Abbas exige que os EUA busquem justiça pelo assassinato de Shireen Abu Akleh | Notícias das Nações Unidas

Falando na Assembleia Geral da ONU, o presidente palestino acusou a ONU e os EUA de dois pesos e duas medidas.

O presidente palestino Mahmoud Abbas exigiu que os Estados Unidos busquem justiça pelo assassinato da jornalista da Al Jazeera, Shireen Abu Akleh.

“Além de ter nacionalidade palestina, ela também era cidadã americana”, disse Abbas em comentários na 77ª sessão da Assembleia Geral das Nações Unidas (AGNU) na sexta-feira. “Desafio os Estados Unidos a processar aqueles que mataram esse cidadão americano, mas não o farão. Por quê? Porque eles são israelenses.”

As forças israelenses atiraram em Abu Akleh em maio enquanto ela estava em missão em Jenin, na Cisjordânia ocupada.
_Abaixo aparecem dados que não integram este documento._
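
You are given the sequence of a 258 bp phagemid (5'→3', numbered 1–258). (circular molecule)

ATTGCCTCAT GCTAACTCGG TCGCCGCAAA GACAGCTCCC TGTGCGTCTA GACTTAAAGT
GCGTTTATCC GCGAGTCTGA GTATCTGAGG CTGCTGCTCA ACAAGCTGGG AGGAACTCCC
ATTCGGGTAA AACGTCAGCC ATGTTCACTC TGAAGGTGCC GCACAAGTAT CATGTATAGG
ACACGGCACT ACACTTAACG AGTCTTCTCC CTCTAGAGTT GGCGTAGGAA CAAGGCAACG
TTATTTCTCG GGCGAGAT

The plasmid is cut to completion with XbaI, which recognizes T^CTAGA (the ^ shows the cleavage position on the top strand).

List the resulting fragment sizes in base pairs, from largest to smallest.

165, 93 bp

XbaI sites (TCTAGA) start at positions 47, 212.
XbaI cuts after the first base of each site, so after positions 47, 212.
Circular molecule, 2 cuts → 2 fragments:
  48–212 → 165 bp
  213–258 then 1–47 → 46 + 47 = 93 bp
Sorted largest to smallest: 165, 93 bp.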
Abu Akleh estava vestindo um colete de imprensa e estava com outros jornalistas quando foi morta. O Escritório de Direitos Humanos da ONU (ACNUDH) reuniu evidências que apontam para a culpa das forças israelenses, descartando as alegações de atividades de combatentes palestinos nas imediações do jornalista.

Israel disse inicialmente que o jornalista havia sido pego no fogo cruzado. No início deste mês, as autoridades israelenses divulgaram os resultados de uma investigação interna que descobriu que havia uma “alta possibilidade” de que ela tivesse sido “atingida acidentalmente” pelo fogo do exército israelense.

O relatório afirmava que não havia fundamento para a instauração de inquérito policial militar, pois “não havia suspeita de crime”.

Dirigindo-se aos líderes mundiais reunidos na sede da ONU em Nova York, Abbas disse que estava falando “em nome de mais de 14 milhões de palestinos cujos pais e ancestrais viveram a trágica Nakba há 74 anos e ainda estão vivendo as consequências desta Nakba, que é uma humilhação para toda a humanidade, especialmente para aqueles que conspiraram, planejaram e executaram este crime hediondo”.

“Infelizmente, nossa confiança na possibilidade de alcançar a paz com base na justiça e no direito internacional está diminuindo devido às políticas de ocupação israelenses”, acrescentou.

O discurso veio um dia depois que o primeiro-ministro israelense Yair Lapid disse à AGNU que apoiava uma solução de dois Estados e pediu às nações muçulmanas que reconhecessem e fizessem as pazes com a nação judaica.

“Precisamos entender a história, respeitá-la e aprender com ela, mas também estar dispostos e capazes de mudar. Escolher o futuro sobre o passado, a paz sobre a guerra”, disse ele. “Os árabes israelenses não são nossos inimigos; eles são nossos parceiros na vida.”

Abbas rejeitou o tom conciliatório de Lapid, dizendo que Israel “decidiu não ser nosso parceiro no processo de paz”.

“Isso minou os Acordos de Oslo, através de políticas – que são premeditadas – deliberadamente destruiu a solução de dois Estados. Isso prova inequivocamente que Israel não acredita na paz, está impondo um status quo pela força e agressão”, afirmou.

O líder palestino acusou Israel de conduzir “uma campanha frenética para confiscar nossas terras, construir assentamentos, saquear nossos recursos como se esta terra estivesse vazia … em plena luz do dia.”

Ele culpou a ONU e os EUA pela impunidade de Israel. “Você sabe quem está protegendo Israel de ser responsabilizado? As Nações Unidas. E no topo das Nações Unidas, a mais poderosa das Nações Unidas”, disse ele. “Por que esses padrões duplos, por que eles não nos tratam igualmente com os outros?”